Barriers to building trust
Whether we’re talking about feeding bans, adoption requirements, or found animal reporting regulations, we risk missing opportunities to build relationships, even tenuous ones, with the very folks whom we most want to reach. For instance, if there is a requirement that an animal be brought in for spay/neuter and formal adoption back to the finder if not reunited with the owner, people who don’t want to spay/neuter their pets will be more likely to not report. Then the person will be on their own to figure out how to post the pet as found; the pet will be less likely to be reunited with the owner, and there is no longer an opening to discuss resources and reasons for spay/neuter down the line.
Another approach
It’s worth asking if it would be more promising to simply shape the path towards the desired behavior by making it easier, sanctioned, appreciated or rewarded in some way. This is especially critical in light of shelters right now filling up with big dogs; it’s so much better if they can get the care they need and the opportunity to be reunited with their families outside the shelter—where they have a higher chance of getting back home.

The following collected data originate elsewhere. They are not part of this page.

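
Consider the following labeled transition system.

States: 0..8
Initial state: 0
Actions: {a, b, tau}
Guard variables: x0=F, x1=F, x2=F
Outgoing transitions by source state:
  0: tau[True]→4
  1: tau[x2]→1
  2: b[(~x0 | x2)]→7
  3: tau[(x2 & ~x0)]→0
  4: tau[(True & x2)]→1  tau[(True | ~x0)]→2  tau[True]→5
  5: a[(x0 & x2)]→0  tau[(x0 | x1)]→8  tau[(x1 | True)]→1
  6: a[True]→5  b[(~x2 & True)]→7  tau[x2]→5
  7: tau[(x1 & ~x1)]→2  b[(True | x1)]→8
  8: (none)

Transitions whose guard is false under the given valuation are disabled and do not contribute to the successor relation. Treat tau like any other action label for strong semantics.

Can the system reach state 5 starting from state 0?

8 transition(s) survive guard evaluation.
depth 0: {0}
depth 1: {4}  cumulative {0,4}
depth 2: {2,5}  cumulative {0,2,4,5}
depth 3: {1,7}  cumulative {0,1,2,4,5,7}
depth 4: {8}  cumulative {0,1,2,4,5,7,8}
R = {0,1,2,4,5,7,8}
Path to 5: tau·tau

Answer: REACHABLE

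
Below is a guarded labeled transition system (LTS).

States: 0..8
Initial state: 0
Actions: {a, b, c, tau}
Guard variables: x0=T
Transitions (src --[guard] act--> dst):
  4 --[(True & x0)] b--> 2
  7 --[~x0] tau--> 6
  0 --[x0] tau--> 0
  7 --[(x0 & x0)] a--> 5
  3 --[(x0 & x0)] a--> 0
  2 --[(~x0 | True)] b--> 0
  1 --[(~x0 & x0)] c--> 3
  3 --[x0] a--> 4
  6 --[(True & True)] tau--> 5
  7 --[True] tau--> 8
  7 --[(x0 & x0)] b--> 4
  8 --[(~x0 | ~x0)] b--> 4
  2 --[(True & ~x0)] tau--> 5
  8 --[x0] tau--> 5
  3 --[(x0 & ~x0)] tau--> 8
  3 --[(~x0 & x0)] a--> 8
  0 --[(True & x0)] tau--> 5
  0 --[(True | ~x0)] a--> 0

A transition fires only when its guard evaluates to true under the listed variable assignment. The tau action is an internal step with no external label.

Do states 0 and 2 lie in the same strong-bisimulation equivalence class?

Answer: NOT BISIMILAR

Analysis:
Bisimulation quotient by refinement:
  π0 = {{0,1,2,3,4,5,6,7,8}}
  π1 = {{0},{1,5},{2,4},{3},{6,8},{7}}
  π2 = {{0},{1,5},{2},{3},{4},{6,8},{7}}
7 equivalence class(es) (converged in 3)
0∈{0}, 2∈{2}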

Here are a few alternatives to requirements that can build bridges:
- If a finder contacts the shelter and posts the pet officially, offer to have an officer come out “for free” to do a microchip scan and maybe give them a couple of goodies, like pet food or a leash.
- Qualify finders who complete the process and decide to keep the pet for a free or reduced-cost spay/neuter—what you would offer an adopter, but framed as a perk, rather than a requirement.
- Highlight happy endings: When a finder’s collaboration with the shelter helps reunite a pet with their owner or results in an adoption, share that story on your social media channels and thank the finder for their part in making it happen.
People have been finding pets and then finding their owners on their own for as long as pets have been around. By offering guidance rather than regulations, we are inviting our communities to work with us toward a shared goal: reuniting more pets with their families.